Apple Inc. rattled the payments industry on Tuesday with its announcement of technology that will let merchants accept card and Apple Pay transactions directly on an off-the-shelf iPhone with no attachments, but rivals say they’re taking the news in stride. “We’ll feel some impact, we’ll feel it a little bit, but we’re not overly concerned,” says Bradford Giles, senior vice president of marketing at terminal giant Ingenico Group.
Adds Sam Shawki, chief executive of MagicCube Inc., developer of rival technology for Android phones: “It’s net good for us. It’s a confirmation of what we’ve been doing.”
To be sure, the computing giant has no such product on the market yet. Its announcement said Tap to Pay with iPhone will become available “later this year.” Shawki figures, though, the technology will become commercially available in the March-April-May period. “That’s what we’ve been hearing,” he says. “They have a few things to work out.” A spokesperson for Apple did not respond to inquiries from Digital Transactions News.
Some questions stemming from Apple’s announcement have been answered. The first user for Tap to Pay, for example, will be the e-commerce giant Stripe Inc., which will incorporate the technology in its Terminal product for physical merchants.
But plenty of other unknowns swirl around Apple’s latest thrust into payments, despite its announcement. Tap to Pay with iPhone will rely on technology Apple acquired in 2020 when it shelled out anywhere from $120 million to $150 million to buy a Canadian developer called Mobeewave Inc. , which had already worked out technology for Samsung Electronics Co. to allow users of a mobile device to accept card transactions via NFC without any attached card reader. This is essentially the product Apple announced Tuesday.

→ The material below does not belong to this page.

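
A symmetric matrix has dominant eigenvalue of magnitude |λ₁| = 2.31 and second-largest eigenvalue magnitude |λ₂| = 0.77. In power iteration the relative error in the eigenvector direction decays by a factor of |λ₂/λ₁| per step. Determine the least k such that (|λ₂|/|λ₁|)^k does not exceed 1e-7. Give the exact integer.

15

|λ₂/λ₁| = 0.77/2.31 = 0.33333
Need k ≥ ln(1e-7) / ln(0.33333) = -16.1181 / -1.0986 ≈ 14.671
Smallest integer k satisfying the bound: 15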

While Apple’s latest thrust seems bound to threaten the market for traditional card readers, executives like Giles say the traditional terminal won’t be going away any time soon. “We’re not walking away from the terminal,” he says. “They’ll still be here when I retire.” One big unknown, he points out, is whether Apple will ultimately open up Tap to Pay for Android devices, where MagicCube plays. “Android is exploding in the terminal space,” Giles points out.
For the time being, at any rate, rivals like MagicCube are celebrating what the market expects will be a closed Tap to Pay environment at Apple. “You should be talking to me, because I can give you the Android market,” says Shawki, a former Visa Inc. executive who started Santa Clara, Calif.-based MagicCube in 2014. He adds his technology can work on Apple devices “if Apple does ubiquity.”
One big unknown in the latest thrust by Apple into payments is pricing. Shawki expects Tap to Pay will levy a “tax,” a surcharge on interchange that will flow to Apple. “It’s going to be more expensive,” he warns. “I don’t know who’s going to absorb it. It could be the merchant.”